Face à cette position ferme, le président de la Cour d’assises a commis d’office Me Hugues Vigier, déjà membre du collectif de défense. Mais l’avocat a refusé d’assurer la représentation, invoquant un « motif d’empêchement » et estimant ne pas pouvoir défendre un homme contre sa volonté.
Toujours plus virulent, Roger Lumbala a dénoncé une justice partiale : « La Cour est composée de Français, les membres du jury, les avocats généraux, les greffiers. Vous n’avez jamais été au Congo, vous n’avez pas mené d’enquête en RDC. Vous me jugez de quoi ? Faites la justice comme vous le souhaitez, mais je ne veux pas participer à cette parodie de justice. »
Pour Me Tshibangu Kalala, proche de la défense, cette attitude s’inscrit dans une stratégie juridique assumée : « Nous contestons la légitimité de la France à juger Roger Lumbala.
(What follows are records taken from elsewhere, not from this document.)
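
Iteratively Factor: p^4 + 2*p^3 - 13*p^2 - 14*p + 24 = (p - 1)*(p^3 + 3*p^2 - 10*p - 24) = (p - 3)*(p - 1)*(p^2 + 6*p + 8) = (p - 3)*(p - 1)*(p + 4)*(p + 2)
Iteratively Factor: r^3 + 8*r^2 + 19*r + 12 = (r + 3)*(r^2 + 5*r + 4) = (r + 1)*(r + 3)*(r + 4)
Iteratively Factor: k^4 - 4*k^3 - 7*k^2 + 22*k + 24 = (k + 2)*(k^3 - 6*k^2 + 5*k + 12) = (k + 1)*(k + 2)*(k^2 - 7*k + 12) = (k - 4)*(k + 1)*(k + 2)*(k - 3)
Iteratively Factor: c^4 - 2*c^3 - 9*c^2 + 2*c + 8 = (c - 4)*(c^3 + 2*c^2 - c - 2) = (c - 4)*(c + 1)*(c^2 + c - 2) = (c - 4)*(c - 1)*(c + 1)*(c + 2)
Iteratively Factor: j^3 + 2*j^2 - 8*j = (j + 4)*(j^2 - 2*j) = (j - 2)*(j + 4)*(j)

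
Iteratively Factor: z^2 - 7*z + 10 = (z - 5)*(z - 2)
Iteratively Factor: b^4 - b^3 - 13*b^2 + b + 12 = (b - 1)*(b^3 - 13*b - 12) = (b - 1)*(b + 3)*(b^2 - 3*b - 4) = (b - 4)*(b - 1)*(b + 3)*(b + 1)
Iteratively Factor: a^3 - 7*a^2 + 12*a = (a - 4)*(a^2 - 3*a) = a*(a - 4)*(a - 3)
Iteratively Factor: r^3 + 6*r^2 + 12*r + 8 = (r + 2)*(r^2 + 4*r + 4) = (r + 2)^2*(r + 2)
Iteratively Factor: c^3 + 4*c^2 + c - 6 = (c + 3)*(c^2 + c - 2) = (c + 2)*(c + 3)*(c - 1)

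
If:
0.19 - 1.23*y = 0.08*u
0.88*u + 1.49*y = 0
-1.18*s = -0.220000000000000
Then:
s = 0.19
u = -0.29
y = 0.17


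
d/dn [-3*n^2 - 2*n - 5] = -6*n - 2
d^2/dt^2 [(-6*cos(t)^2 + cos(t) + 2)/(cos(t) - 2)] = 2*(3*sin(t)^4 - 52*sin(t)^2 - 35*cos(t)/2 - 9*cos(3*t)/2 + 29)/(cos(t) - 2)^3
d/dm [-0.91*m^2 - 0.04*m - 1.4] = -1.82*m - 0.04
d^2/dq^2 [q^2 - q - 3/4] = 2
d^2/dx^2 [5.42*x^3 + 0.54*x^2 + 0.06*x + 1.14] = 32.52*x + 1.08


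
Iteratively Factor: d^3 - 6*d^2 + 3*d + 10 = (d - 5)*(d^2 - d - 2) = (d - 5)*(d + 1)*(d - 2)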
La récusation des avocats fait partie de cette démarche. »
Son confrère Me Zeller abonde dans le même sens, dénonçant une « justice néocoloniale qui bafoue la souveraineté de la RDC ». Selon lui, « il y avait beaucoup à dire pour la défense », mais la décision de Lumbala, bien que regrettable, reste « parfaitement compréhensible ».
Une question de compétence au cœur du procès
La Cour d’assises doit désormais trancher sur la question cruciale de sa compétence à juger un ressortissant étranger pour des crimes commis hors du territoire français. Cette procédure repose sur le principe de la « compétence universelle », permettant à la justice française de poursuivre des auteurs présumés de crimes contre l’humanité, quel que soit le lieu où les faits ont été commis.
« Il n’a jamais été démontré que la RDC avait la volonté politique de juger Roger Lumbala pour les crimes qui lui sont reprochés. Il est donc nécessaire que justice soit rendue, même en dehors de son territoire », avance Me Clémence Bectarte, avocate de la Fondation Clooney pour la justice, de Justice Plus et de plusieurs parties civiles.
Roger Lumbala a confirmé qu’il ne se présentera plus aux prochaines audiences. La séance, suspendue à la suite de son départ, reprendra ce jeudi 13 novembre au Palais de justice de Paris, avec pour enjeu principal la décision de la Cour sur sa propre légitimité à poursuivre le dossier.